Visualizing events happening at the nanoscale inside a living parasite requires methods that most biology labs do not have. The Max Planck team used a combination of cryo-electron microscopy, which can image biological structures at near-atomic resolution by flash-freezing samples, and lattice light-sheet microscopy, which generates high-resolution three-dimensional images of living cells without the laser damage that kills cells under conventional fluorescence microscopes.

The combination allowed them to capture crystal rotation at high temporal resolution and then correlate that rotation with parasite movement measurements taken simultaneously. The catalytic activity of the hemozoin crystals was confirmed by adding catalase, an enzyme that neutralizes hydrogen peroxide, to the experimental system. When catalase was introduced, crystal rotation slowed significantly and parasite movement speed dropped by approximately 40 percent, establishing a direct causal link between the catalytic reaction and motility.

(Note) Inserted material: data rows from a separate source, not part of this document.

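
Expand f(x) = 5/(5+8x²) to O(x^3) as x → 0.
1 - 8*x**2/5 + O(x**3)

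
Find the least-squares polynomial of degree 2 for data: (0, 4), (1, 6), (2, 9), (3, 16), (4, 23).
4 + (4/5)x + x²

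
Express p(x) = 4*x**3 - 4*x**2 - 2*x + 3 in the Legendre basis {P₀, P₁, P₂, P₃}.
(5/3)P₀ + (2/5)P₁ + (-8/3)P₂ + (8/5)P₃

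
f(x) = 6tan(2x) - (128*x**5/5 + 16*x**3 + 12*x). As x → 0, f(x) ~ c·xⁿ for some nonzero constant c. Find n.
7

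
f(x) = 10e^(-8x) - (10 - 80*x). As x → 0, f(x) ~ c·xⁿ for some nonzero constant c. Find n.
2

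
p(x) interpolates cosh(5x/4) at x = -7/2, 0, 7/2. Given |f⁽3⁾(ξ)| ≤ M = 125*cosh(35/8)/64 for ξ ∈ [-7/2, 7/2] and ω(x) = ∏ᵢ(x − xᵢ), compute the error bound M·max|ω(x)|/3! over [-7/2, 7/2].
42875*sqrt(3)*cosh(35/8)/13824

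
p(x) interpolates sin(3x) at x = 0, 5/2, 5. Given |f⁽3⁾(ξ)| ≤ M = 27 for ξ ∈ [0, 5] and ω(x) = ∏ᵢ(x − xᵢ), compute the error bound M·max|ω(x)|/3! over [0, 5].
125*sqrt(3)/8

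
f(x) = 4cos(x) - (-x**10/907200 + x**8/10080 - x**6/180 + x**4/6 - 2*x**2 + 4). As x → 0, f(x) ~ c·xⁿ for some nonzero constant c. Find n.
12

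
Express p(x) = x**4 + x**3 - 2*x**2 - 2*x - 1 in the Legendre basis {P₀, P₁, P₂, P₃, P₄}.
(-22/15)P₀ + (-7/5)P₁ + (-16/21)P₂ + (2/5)P₃ + (8/35)P₄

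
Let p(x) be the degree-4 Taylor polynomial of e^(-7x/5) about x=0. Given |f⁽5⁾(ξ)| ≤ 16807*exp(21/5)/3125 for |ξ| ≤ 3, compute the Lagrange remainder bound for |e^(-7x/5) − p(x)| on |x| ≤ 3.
1361367*exp(21/5)/125000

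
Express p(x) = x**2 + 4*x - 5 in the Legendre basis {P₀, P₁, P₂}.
(-14/3)P₀ + (4)P₁ + (2/3)P₂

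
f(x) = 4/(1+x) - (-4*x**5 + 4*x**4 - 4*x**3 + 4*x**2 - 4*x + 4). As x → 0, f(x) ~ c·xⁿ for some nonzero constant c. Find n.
6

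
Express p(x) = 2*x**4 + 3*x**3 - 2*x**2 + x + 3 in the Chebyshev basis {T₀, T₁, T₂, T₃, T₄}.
(11/4)T₀ + (13/4)T₁ + (3/4)T₃ + (1/4)T₄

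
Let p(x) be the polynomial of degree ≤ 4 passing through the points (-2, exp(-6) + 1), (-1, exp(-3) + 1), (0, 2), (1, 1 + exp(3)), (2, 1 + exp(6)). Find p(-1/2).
(-5 + 60*exp(3) + (-20*exp(3) + 218 + 3*exp(6))*exp(6))*exp(-6)/128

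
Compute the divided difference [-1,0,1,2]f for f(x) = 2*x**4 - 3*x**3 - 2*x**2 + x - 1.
1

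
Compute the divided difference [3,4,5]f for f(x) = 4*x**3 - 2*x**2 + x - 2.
46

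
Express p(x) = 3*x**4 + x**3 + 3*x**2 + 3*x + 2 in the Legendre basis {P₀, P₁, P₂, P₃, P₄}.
(18/5)P₀ + (18/5)P₁ + (26/7)P₂ + (2/5)P₃ + (24/35)P₄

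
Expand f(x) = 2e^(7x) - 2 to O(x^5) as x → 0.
14*x + 49*x**2 + 343*x**3/3 + 2401*x**4/12 + O(x**5)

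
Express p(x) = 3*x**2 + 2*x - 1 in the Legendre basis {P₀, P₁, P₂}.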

Where this research goes next

The Max Planck team has filed a patent covering compounds that target hemozoin catalytic activity, and has begun screening a library of small molecules for candidates that inhibit crystal rotation without affecting host cell chemistry. The Medicines for Malaria Venture, a nonprofit that funds antimalarial drug development, confirmed in March 2025 that it has initiated discussions with the research group about supporting a medicinal chemistry program based on the hemozoin motility target.

The earliest point at which a compound targeting this mechanism could reach human clinical trials is estimated at five to seven years, given the typical timeline for preclinical development, toxicology testing, and Phase I safety studies. The team's next publication, expected in Q3 2025, will report on initial screening results from the small molecule library.